Как это сделать? Вопрос. Кстати, никакой и не вопрос. Я уже бежал к остановке троллейбуса. На «Красносельской» есть ветлечебница, лечил я там как-то своего такса. Если есть в районе случаи нападения на граждан бешеных собак, там не могут об этом не знать.
Ситуация лечебницы для животных напоминала ситуацию в больнице для людей, только вместо старого фельдшера сидела старая ветеринарка и было значительно чище и уютнее. Сквозь открытую дверь кабинета — на собак врачебная тайна не распространяется — я увидел толстого французского бульдога. Он звонко семенил когтями на железном исцарапанном столе, пытаясь вырваться из объятий сюсюкающей хозяйки. Женщина в грязном халате сунула руку с салфеткой ему под хвост и стала с силой работать пальцами, как будто заводила механическую игрушку. Зверь оскорбленно завопил. Салфетка полетела в мусорную корзину.
— У кобелей это часто бывает, — сказала фельдшер, умывая руки. Потом села за стол.
Француз еще не покинул кабинета, а я уже нетерпеливо нависал над хозяйкой кабинета.
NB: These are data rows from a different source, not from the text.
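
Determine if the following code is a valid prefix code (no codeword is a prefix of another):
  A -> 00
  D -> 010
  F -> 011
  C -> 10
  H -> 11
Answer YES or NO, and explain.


Checking each pair (does one codeword prefix another?):
  A='00' vs D='010': no prefix
  A='00' vs F='011': no prefix
  A='00' vs C='10': no prefix
  A='00' vs H='11': no prefix
  D='010' vs A='00': no prefix
  D='010' vs F='011': no prefix
  D='010' vs C='10': no prefix
  D='010' vs H='11': no prefix
  F='011' vs A='00': no prefix
  F='011' vs D='010': no prefix
  F='011' vs C='10': no prefix
  F='011' vs H='11': no prefix
  C='10' vs A='00': no prefix
  C='10' vs D='010': no prefix
  C='10' vs F='011': no prefix
  C='10' vs H='11': no prefix
  H='11' vs A='00': no prefix
  H='11' vs D='010': no prefix
  H='11' vs F='011': no prefix
  H='11' vs C='10': no prefix
No violation found over all pairs.

YES -- this is a valid prefix code. No codeword is a prefix of any other codeword.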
По дороге сюда я подготовился и очень хорошо знал, что у нее спрошу. Несколько лет назад я слышал разговор старух у нас во дворе. Внука одной из них цапнула в парке наглая ничейная шавка. Встал вопрос, делать ли ему уколы. «Так мне сказали, что на Москве уже лет тридцать нет никакого бешенства», — запомнил я бодрый бабкин голос. Ребенка не стали колоть, и ничего с ним не случилось.
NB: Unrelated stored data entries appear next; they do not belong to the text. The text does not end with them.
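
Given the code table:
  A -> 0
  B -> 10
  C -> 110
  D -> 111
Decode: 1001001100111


Decoding:
10 -> B
0 -> A
10 -> B
0 -> A
110 -> C
0 -> A
111 -> D


Result: BABACAD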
— Так животное было домашнее? — спросила фельдшер, едва услышав про укус. — Маловероятно.
Тьма, заполнявшая мой организм, стала довольно быстро оседать, как муть в роднике.
— Понятно. Спасибо. Извините, что отнимаю у вас время. — Я благодарно пятился к выходу из кабинета, слова сами лились из меня. — В Москве небось уже лет тридцать пять нет никакого бешенства.